Carter had the strong support of Connecticut State Commissioner Stefan Pryor.

“Anderson spoke against Carter’s hiring at a July 24 meeting in New London when the school board put off a scheduled vote to approve a contract for Carter — and instead instructed its legal counsel, Shipman & Goodwin in Hartford, to look into newspaper disclosures including the fact that Carter had used the titles Dr. and Ph.D. for years without holding a degree from an accredited university.

“Other newspaper revelations: he filed for bankruptcy twice; his application essay included long passages identical with other educators’ writings on the Internet; a national research organization released a copy of a bio that it says Carter submitted in 2011 with the claim that he had a Ph.D. from Stanford University, which Stanford says he does not; and he got a Ph.D. in 1996 from “Lexington University” — which doesn’t have a campus and had a website offering degrees for several hundred dollars with the motto “Order Now, Graduate Today!”

“Carter met in closed session with the school board on July 24, and said afterward that he did nothing wrong, never misrepresented his credentials to anyone now or in the past, and still wanted the job.”

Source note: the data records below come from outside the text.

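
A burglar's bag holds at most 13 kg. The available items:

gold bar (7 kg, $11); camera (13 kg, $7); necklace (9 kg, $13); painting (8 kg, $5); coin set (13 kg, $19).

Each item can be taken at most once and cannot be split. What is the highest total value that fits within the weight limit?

$19

Check high-value combinations within 13 kg:
- coin set: weight 13, value 19
- necklace: weight 9, value 13
- gold bar: weight 7, value 11
- camera: weight 13, value 7
- painting: weight 8, value 5
Best: $19.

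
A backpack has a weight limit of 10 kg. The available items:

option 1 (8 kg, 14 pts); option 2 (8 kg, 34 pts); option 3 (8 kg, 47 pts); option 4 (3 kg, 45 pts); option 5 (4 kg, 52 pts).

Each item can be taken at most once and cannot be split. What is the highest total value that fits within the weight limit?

97 pts

Check high-value combinations within 10 kg:
- option 4+option 5: weight 3+4=7, value 45+52=97
- option 5: weight 4, value 52
- option 3: weight 8, value 47
- option 4: weight 3, value 45
Best: 97 pts.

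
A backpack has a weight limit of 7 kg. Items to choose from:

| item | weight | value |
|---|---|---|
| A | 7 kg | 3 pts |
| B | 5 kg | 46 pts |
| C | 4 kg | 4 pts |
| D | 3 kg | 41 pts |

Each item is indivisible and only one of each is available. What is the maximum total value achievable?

Check high-value combinations within 7 kg:
- B: weight 5, value 46
- C+D: weight 4+3=7, value 4+41=45
- D: weight 3, value 41
- C: weight 4, value 4
- A: weight 7, value 3
Best: 46 pts.

46 pts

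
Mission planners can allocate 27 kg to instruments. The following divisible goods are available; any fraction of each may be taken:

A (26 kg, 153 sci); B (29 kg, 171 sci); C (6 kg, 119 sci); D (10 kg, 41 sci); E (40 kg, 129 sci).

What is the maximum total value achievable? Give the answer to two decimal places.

242.83

Take in order of value per unit:
- C (119/6 per unit): all 6 → value 119, running total 119.00
- B (171/29 per unit): 21 of 29 → value 21×171/29 = 123.8276, running total 242.83
Total 242.83.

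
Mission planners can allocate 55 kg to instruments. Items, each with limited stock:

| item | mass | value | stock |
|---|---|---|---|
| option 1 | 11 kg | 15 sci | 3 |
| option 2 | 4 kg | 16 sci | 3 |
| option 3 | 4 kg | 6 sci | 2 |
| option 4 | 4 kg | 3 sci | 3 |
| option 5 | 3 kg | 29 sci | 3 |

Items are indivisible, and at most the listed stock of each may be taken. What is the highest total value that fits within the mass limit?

Top feasible selections:
- 3×option 1 + 3×option 2 + 3×option 5: mass 54, value 180
- 2×option 1 + 3×option 2 + 2×option 3 + 1×option 4 + 3×option 5: mass 55, value 180
Best: 180 sci.

180 sci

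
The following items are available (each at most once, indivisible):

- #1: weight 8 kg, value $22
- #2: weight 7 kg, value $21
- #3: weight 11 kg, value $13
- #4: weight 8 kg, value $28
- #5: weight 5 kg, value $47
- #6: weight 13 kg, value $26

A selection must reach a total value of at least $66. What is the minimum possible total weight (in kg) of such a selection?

12

Subsets with value ≥ 66, sorted by total weight:
- #2+#5: weight 12, value 68
- #4+#5: weight 13, value 75
- #1+#5: weight 13, value 69
Minimum weight: 12 kg.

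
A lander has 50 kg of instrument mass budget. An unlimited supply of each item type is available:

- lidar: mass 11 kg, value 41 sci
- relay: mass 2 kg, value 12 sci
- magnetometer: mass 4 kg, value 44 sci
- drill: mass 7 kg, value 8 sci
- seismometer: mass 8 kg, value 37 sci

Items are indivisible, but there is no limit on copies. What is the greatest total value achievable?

Best value-per-unit is magnetometer at 44/4; filling with it alone gives 12×44 = 528.
Optimal mix: 1×relay + 12×magnetometer → mass 50, value 540.

540 sci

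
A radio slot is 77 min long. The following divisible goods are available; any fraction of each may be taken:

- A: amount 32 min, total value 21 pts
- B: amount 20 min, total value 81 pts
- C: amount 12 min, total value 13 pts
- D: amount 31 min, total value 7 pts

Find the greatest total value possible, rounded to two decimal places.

Take in order of value per unit:
- B (81/20 per unit): all 20 → value 81, running total 81.00
- C (13/12 per unit): all 12 → value 13, running total 94.00
- A (21/32 per unit): all 32 → value 21, running total 115.00
- D (7/31 per unit): 13 of 31 → value 13×7/31 = 2.9355, running total 117.94
Total 117.94.

117.94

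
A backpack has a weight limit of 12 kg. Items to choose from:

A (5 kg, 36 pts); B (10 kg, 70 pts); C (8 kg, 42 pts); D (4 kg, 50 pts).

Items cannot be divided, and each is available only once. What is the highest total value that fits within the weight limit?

Check high-value combinations within 12 kg:
- C+D: weight 8+4=12, value 42+50=92
- A+D: weight 5+4=9, value 36+50=86
- B: weight 10, value 70
Best: 92 pts.

92 pts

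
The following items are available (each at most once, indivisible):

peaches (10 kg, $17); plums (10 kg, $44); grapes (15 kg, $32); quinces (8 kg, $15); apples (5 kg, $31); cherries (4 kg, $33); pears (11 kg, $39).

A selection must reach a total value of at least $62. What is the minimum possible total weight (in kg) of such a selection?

Subsets with value ≥ 62, sorted by total weight:
- apples+cherries: weight 9, value 64
- plums+cherries: weight 14, value 77
Minimum weight: 9 kg.

9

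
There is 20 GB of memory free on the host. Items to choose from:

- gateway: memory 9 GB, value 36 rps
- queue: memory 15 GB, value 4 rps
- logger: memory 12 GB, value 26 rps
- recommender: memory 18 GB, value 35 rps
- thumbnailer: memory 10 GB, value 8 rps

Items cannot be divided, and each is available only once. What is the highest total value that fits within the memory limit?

Check high-value combinations within 20 GB:
- gateway+thumbnailer: memory 9+10=19, value 36+8=44
- gateway: memory 9, value 36
- recommender: memory 18, value 35
Best: 44 rps.

44 rps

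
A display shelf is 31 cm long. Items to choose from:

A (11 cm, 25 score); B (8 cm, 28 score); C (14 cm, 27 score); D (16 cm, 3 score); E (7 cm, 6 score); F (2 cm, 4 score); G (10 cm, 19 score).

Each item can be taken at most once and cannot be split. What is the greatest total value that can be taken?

76 score

Check high-value combinations within 31 cm:
- A+B+F+G: length 11+8+2+10=31, value 25+28+4+19=76
- A+B+G: length 11+8+10=29, value 25+28+19=72
- B+C+E+F: length 8+14+7+2=31, value 28+27+6+4=65
- A+B+E+F: length 11+8+7+2=28, value 25+28+6+4=63
Best: 76 score.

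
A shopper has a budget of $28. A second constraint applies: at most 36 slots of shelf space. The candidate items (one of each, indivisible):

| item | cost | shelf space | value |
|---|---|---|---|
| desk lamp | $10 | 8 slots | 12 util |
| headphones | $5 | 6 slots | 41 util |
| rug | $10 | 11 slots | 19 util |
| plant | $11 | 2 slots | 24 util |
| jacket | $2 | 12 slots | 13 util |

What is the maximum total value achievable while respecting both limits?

97 util

Feasible sets respecting both limits:
- headphones+rug+plant+jacket: cost 28, shelf space 31, value 97
- desk lamp+headphones+plant+jacket: cost 28, shelf space 28, value 90
- headphones+rug+plant: cost 26, shelf space 19, value 84
- headphones+plant+jacket: cost 18, shelf space 20, value 78
Best: 97 util.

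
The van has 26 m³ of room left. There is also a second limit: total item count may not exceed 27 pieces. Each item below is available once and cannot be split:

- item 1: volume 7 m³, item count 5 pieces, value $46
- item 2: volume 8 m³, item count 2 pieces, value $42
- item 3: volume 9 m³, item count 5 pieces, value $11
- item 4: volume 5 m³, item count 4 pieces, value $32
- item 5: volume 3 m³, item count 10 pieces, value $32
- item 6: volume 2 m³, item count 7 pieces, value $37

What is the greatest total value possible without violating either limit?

$157

Feasible sets respecting both limits:
- item 1+item 2+item 4+item 6: volume 22, item count 18, value 157
- item 1+item 2+item 5+item 6: volume 20, item count 24, value 157
- item 1+item 2+item 4+item 5: volume 23, item count 21, value 152
- item 1+item 4+item 5+item 6: volume 17, item count 26, value 147
Best: $157.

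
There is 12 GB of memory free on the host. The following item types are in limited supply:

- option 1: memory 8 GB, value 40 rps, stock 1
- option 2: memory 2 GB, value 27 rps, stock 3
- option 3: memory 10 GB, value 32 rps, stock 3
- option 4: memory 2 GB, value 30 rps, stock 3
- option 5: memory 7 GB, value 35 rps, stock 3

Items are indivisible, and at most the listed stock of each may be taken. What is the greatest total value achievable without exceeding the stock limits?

171 rps

Top feasible selections:
- 3×option 2 + 3×option 4: memory 12, value 171
- 2×option 2 + 3×option 4: memory 10, value 144
- 3×option 2 + 2×option 4: memory 10, value 141
- 1×option 2 + 3×option 4: memory 8, value 117
Best: 171 rps.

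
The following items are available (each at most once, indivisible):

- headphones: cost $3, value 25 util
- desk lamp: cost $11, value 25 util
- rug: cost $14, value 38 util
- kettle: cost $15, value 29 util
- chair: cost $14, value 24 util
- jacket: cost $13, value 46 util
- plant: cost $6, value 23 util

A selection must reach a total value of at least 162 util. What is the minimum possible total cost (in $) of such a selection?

Subsets with value ≥ 162, sorted by total cost:
- headphones+desk lamp+rug+kettle+jacket: cost 56, value 163
- headphones+rug+kettle+chair+jacket: cost 59, value 162
- headphones+desk lamp+rug+chair+jacket+plant: cost 61, value 181
Minimum cost: 56 $.

56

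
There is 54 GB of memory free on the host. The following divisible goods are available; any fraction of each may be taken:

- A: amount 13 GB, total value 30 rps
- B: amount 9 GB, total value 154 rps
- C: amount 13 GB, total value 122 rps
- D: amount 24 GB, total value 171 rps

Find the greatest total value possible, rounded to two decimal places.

Take in order of value per unit:
- B (154/9 per unit): all 9 → value 154, running total 154.00
- C (122/13 per unit): all 13 → value 122, running total 276.00
- D (171/24 per unit): all 24 → value 171, running total 447.00
- A (30/13 per unit): 8 of 13 → value 8×30/13 = 18.4615, running total 465.46
Total 465.46.

465.46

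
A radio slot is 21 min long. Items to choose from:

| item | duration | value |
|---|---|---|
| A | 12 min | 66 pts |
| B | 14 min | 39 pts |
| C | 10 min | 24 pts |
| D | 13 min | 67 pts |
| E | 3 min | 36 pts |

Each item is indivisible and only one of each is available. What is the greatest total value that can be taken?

103 pts

This is a 0/1 knapsack; check combinations near the capacity.
- D+E: duration 13+3=16, value 67+36=103
- A+E: duration 12+3=15, value 66+36=102
- B+E: duration 14+3=17, value 39+36=75
- D: duration 13, value 67
Best: 103 pts.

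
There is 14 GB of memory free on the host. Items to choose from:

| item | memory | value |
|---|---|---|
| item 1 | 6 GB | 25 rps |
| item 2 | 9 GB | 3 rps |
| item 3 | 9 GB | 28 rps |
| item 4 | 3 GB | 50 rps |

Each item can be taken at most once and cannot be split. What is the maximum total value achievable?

This is a 0/1 knapsack; check combinations near the capacity.
- item 3+item 4: memory 9+3=12, value 28+50=78
- item 1+item 4: memory 6+3=9, value 25+50=75
- item 2+item 4: memory 9+3=12, value 3+50=53
- item 4: memory 3, value 50
- item 3: memory 9, value 28
Best: 78 rps.

78 rps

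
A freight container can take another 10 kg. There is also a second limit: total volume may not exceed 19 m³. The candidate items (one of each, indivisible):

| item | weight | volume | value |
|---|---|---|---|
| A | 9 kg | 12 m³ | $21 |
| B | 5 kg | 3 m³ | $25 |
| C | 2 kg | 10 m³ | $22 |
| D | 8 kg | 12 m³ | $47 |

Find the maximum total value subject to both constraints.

Feasible sets respecting both limits:
- B+C: weight 7, volume 13, value 47
- D: weight 8, volume 12, value 47
- B: weight 5, volume 3, value 25
- C: weight 2, volume 10, value 22
Best: $47.

$47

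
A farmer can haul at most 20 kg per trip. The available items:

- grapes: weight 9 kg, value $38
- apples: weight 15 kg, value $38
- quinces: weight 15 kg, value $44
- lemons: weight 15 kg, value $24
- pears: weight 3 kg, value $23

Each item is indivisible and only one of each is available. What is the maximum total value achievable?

This is a 0/1 knapsack; check combinations near the capacity.
- quinces+pears: weight 15+3=18, value 44+23=67
- grapes+pears: weight 9+3=12, value 38+23=61
- apples+pears: weight 15+3=18, value 38+23=61
- lemons+pears: weight 15+3=18, value 24+23=47
Best: $67.

$67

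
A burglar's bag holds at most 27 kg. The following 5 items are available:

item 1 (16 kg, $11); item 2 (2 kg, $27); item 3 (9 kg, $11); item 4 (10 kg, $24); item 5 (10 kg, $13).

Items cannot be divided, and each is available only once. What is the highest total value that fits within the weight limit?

This is a 0/1 knapsack; check combinations near the capacity.
- item 2+item 4+item 5: weight 2+10+10=22, value 27+24+13=64
- item 2+item 3+item 4: weight 2+9+10=21, value 27+11+24=62
- item 2+item 4: weight 2+10=12, value 27+24=51
- item 2+item 3+item 5: weight 2+9+10=21, value 27+11+13=51
- item 1+item 2+item 3: weight 16+2+9=27, value 11+27+11=49
Best: $64.

$64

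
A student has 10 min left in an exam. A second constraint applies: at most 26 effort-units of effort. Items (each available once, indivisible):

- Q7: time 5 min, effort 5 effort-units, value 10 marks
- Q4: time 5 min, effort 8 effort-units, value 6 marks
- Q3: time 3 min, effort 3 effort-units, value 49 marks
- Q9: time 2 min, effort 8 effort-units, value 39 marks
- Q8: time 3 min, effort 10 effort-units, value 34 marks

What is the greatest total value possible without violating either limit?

Feasible sets respecting both limits:
- Q3+Q9+Q8: time 8, effort 21, value 122
- Q7+Q3+Q9: time 10, effort 16, value 98
- Q4+Q3+Q9: time 10, effort 19, value 94
Best: 122 marks.

122 marks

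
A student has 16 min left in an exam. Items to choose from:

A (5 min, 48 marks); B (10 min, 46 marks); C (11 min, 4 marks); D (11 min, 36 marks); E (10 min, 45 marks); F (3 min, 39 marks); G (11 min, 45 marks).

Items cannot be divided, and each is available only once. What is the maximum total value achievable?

94 marks

Check high-value combinations within 16 min:
- A+B: time 5+10=15, value 48+46=94
- A+E: time 5+10=15, value 48+45=93
- A+G: time 5+11=16, value 48+45=93
Best: 94 marks.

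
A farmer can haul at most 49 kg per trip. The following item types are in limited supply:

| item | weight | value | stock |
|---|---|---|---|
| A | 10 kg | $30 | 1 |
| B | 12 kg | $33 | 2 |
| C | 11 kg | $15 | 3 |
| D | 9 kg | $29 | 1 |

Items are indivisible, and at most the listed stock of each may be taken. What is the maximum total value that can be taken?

$125

Best selections within weight 49 and stock limits:
- 1×A + 2×B + 1×D: weight 43, value 125
- 1×A + 2×B + 1×C: weight 45, value 111
- 2×B + 1×C + 1×D: weight 44, value 110
Best: $125.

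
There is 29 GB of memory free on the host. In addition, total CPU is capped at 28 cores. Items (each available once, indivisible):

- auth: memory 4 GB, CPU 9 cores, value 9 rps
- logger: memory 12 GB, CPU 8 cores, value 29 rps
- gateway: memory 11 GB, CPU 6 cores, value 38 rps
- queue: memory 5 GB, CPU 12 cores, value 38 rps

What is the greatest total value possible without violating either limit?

105 rps

Feasible sets respecting both limits:
- logger+gateway+queue: memory 28, CPU 26, value 105
- auth+gateway+queue: memory 20, CPU 27, value 85
- auth+logger+gateway: memory 27, CPU 23, value 76
- gateway+queue: memory 16, CPU 18, value 76
Best: 105 rps.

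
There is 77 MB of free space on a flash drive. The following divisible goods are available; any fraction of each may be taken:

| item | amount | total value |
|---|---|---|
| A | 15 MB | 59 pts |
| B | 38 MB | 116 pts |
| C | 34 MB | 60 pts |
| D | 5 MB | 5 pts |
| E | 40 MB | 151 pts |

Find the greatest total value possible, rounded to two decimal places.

Take in order of value per unit:
- A (59/15 per unit): all 15 → value 59, running total 59.00
- E (151/40 per unit): all 40 → value 151, running total 210.00
- B (116/38 per unit): 22 of 38 → value 22×116/38 = 67.1579, running total 277.16
Total 277.16.

277.16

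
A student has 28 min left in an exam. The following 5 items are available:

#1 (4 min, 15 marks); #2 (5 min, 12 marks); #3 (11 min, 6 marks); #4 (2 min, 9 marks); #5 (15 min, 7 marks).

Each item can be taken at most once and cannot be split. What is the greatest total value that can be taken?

Check high-value combinations within 28 min:
- #1+#2+#4+#5: time 4+5+2+15=26, value 15+12+9+7=43
- #1+#2+#3+#4: time 4+5+11+2=22, value 15+12+6+9=42
- #1+#2+#4: time 4+5+2=11, value 15+12+9=36
- #1+#2+#5: time 4+5+15=24, value 15+12+7=34
Best: 43 marks.

43 marks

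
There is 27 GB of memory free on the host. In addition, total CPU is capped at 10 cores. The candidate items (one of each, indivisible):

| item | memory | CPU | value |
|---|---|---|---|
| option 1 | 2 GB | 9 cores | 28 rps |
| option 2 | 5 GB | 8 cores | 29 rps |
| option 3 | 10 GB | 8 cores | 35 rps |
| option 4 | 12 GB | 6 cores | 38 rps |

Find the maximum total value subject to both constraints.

38 rps

Feasible sets respecting both limits:
- option 4: memory 12, CPU 6, value 38
- option 3: memory 10, CPU 8, value 35
- option 2: memory 5, CPU 8, value 29
Best: 38 rps.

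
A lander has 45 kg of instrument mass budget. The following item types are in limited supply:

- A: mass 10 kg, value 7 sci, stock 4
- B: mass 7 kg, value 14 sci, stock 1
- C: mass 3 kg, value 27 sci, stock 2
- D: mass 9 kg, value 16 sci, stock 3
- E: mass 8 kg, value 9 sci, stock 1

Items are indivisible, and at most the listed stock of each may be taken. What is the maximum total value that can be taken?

Best selections within mass 45 and stock limits:
- 1×B + 2×C + 3×D: mass 40, value 116
- 2×C + 3×D + 1×E: mass 41, value 111
- 1×B + 2×C + 2×D + 1×E: mass 39, value 109
Best: 116 sci.

116 sci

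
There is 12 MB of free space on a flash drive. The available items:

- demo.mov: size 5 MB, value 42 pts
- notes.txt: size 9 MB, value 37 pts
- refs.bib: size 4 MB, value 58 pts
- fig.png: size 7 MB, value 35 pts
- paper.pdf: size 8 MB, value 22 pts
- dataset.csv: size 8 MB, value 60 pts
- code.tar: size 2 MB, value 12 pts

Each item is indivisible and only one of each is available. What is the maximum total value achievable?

Check high-value combinations within 12 MB:
- refs.bib+dataset.csv: size 4+8=12, value 58+60=118
- demo.mov+refs.bib+code.tar: size 5+4+2=11, value 42+58+12=112
- demo.mov+refs.bib: size 5+4=9, value 42+58=100
Best: 118 pts.

118 pts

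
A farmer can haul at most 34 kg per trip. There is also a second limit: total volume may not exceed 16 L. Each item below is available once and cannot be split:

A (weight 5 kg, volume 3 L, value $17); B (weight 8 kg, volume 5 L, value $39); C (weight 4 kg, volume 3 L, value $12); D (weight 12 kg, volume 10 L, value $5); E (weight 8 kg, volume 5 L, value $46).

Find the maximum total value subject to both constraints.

Feasible sets respecting both limits:
- A+B+C+E: weight 25, volume 16, value 114
- A+B+E: weight 21, volume 13, value 102
- B+C+E: weight 20, volume 13, value 97
- B+E: weight 16, volume 10, value 85
Best: $114.

$114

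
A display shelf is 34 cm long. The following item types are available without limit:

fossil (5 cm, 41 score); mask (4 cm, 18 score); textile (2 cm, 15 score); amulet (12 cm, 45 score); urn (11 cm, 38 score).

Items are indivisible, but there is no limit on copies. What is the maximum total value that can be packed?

276 score

Best value-per-unit is fossil at 41/5; filling with it alone gives 6×41 = 246.
Optimal mix: 6×fossil + 2×textile → length 34, value 276.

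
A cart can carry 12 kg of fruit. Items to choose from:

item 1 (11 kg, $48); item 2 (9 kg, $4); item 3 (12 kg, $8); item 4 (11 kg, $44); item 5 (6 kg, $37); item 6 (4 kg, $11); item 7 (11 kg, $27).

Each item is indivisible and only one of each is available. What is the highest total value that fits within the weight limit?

$48

Check high-value combinations within 12 kg:
- item 5+item 6: weight 6+4=10, value 37+11=48
- item 1: weight 11, value 48
- item 4: weight 11, value 44
- item 5: weight 6, value 37
Best: $48.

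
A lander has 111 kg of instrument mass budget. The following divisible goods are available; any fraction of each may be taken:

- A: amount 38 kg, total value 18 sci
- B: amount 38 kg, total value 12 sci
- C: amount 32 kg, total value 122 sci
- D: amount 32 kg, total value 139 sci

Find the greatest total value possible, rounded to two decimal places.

Take in order of value per unit:
- D (139/32 per unit): all 32 → value 139, running total 139.00
- C (122/32 per unit): all 32 → value 122, running total 261.00
- A (18/38 per unit): all 38 → value 18, running total 279.00
- B (12/38 per unit): 9 of 38 → value 9×12/38 = 2.8421, running total 281.84
Total 281.84.

281.84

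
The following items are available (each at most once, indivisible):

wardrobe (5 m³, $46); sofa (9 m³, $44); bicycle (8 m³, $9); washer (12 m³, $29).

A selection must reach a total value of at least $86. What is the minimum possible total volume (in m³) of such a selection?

14

Subsets with value ≥ 86, sorted by total volume:
- wardrobe+sofa: volume 14, value 90
- wardrobe+sofa+bicycle: volume 22, value 99
- wardrobe+sofa+washer: volume 26, value 119
- wardrobe+sofa+bicycle+washer: volume 34, value 128
Minimum volume: 14 m³.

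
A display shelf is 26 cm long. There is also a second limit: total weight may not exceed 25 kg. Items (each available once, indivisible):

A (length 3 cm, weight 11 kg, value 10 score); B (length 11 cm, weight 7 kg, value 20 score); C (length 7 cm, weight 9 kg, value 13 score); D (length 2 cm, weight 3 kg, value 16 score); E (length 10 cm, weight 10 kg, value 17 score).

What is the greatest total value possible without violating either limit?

53 score

Feasible sets respecting both limits:
- B+D+E: length 23, weight 20, value 53
- B+C+D: length 20, weight 19, value 49
- A+B+D: length 16, weight 21, value 46
- C+D+E: length 19, weight 22, value 46
Best: 53 score.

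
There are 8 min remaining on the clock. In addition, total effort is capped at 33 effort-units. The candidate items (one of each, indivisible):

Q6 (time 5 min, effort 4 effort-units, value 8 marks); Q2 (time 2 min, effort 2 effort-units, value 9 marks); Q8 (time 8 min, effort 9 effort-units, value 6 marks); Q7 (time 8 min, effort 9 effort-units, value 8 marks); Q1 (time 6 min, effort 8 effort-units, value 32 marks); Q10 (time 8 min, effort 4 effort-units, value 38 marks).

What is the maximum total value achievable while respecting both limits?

41 marks

Feasible sets respecting both limits:
- Q2+Q1: time 8, effort 10, value 41
- Q10: time 8, effort 4, value 38
- Q1: time 6, effort 8, value 32
- Q6+Q2: time 7, effort 6, value 17
Best: 41 marks.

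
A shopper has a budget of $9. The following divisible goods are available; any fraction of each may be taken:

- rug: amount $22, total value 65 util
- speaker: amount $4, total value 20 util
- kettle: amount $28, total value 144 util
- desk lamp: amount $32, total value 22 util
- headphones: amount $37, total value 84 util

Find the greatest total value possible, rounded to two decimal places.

46.29

Take in order of value per unit:
- kettle (144/28 per unit): 9 of 28 → value 9×144/28 = 46.2857, running total 46.29
Total 46.29.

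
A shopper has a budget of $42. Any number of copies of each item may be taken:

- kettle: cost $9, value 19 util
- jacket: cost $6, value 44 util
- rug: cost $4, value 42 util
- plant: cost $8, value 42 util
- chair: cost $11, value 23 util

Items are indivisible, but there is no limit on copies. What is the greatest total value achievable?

422 util

Best value-per-unit is rug at 42/4; filling with it alone gives 10×42 = 420.
Optimal mix: 1×jacket + 9×rug → cost 42, value 422.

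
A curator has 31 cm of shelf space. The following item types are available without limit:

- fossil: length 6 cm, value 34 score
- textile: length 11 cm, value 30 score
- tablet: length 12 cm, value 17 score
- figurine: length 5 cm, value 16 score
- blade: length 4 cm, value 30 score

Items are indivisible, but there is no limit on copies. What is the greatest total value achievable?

214 score

Best value-per-unit is blade at 30/4; filling with it alone gives 7×30 = 210.
Optimal mix: 1×fossil + 6×blade → length 30, value 214.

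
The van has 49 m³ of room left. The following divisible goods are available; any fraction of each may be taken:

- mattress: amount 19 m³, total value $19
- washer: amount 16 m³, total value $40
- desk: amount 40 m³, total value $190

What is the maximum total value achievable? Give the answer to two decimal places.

Take in order of value per unit:
- desk (190/40 per unit): all 40 → value 190, running total 190.00
- washer (40/16 per unit): 9 of 16 → value 9×40/16 = 22.5000, running total 212.50
Total 212.50.

212.50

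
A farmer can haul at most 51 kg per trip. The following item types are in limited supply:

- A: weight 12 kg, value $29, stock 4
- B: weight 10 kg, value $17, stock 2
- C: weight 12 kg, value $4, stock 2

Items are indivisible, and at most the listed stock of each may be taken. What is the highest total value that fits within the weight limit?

Best selections within weight 51 and stock limits:
- 4×A: weight 48, value 116
- 3×A + 1×B: weight 46, value 104
Best: $116.

$116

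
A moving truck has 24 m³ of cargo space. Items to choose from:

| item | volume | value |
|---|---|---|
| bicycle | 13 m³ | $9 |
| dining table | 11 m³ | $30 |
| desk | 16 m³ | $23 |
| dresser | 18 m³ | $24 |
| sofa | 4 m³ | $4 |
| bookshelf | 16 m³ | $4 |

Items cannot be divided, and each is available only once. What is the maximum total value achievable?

$39

Check high-value combinations within 24 m³:
- bicycle+dining table: volume 13+11=24, value 9+30=39
- dining table+sofa: volume 11+4=15, value 30+4=34
- dining table: volume 11, value 30
- dresser+sofa: volume 18+4=22, value 24+4=28
- desk+sofa: volume 16+4=20, value 23+4=27
Best: $39.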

“Carter had been selected by the school board in June, with Pryor’s endorsement, to begin running the troubled New London school system starting Aug. 1. At the time, he was the toast of New London and, in comments quoted by the Day newspaper, he invoked the name of Duncan, Obama’s national education secretary.

“The story noted that the Chicago-based Academy for Urban School Leadership — the education-reform group he’d been working for since leaving his principal’s job in 2010 — had been praised by Duncan and Rahm Emanuel, the former Obama chief of staff who now is mayor of Chicago. Carter said in the story that back in Chicago a decade ago, Duncan, then running the Chicago schools, had handpicked him from the New Leaders training program for school administrators.

“He saw my presentation and said, ‘I need this guy in Chicago,'” Carter said in the Day article.

“Duncan’s deputy press secretary declined a Courant request Thursday an interview with the national school chief or a statement about Carter.”

The Carter story is not about one man, but about the bipartisan movement to disregard credentials, to close schools, to hire ill-prepared TFA, and to favor privately managed schools over community public schools. To favor democratically elected school boards over management by hedge fund millionaires.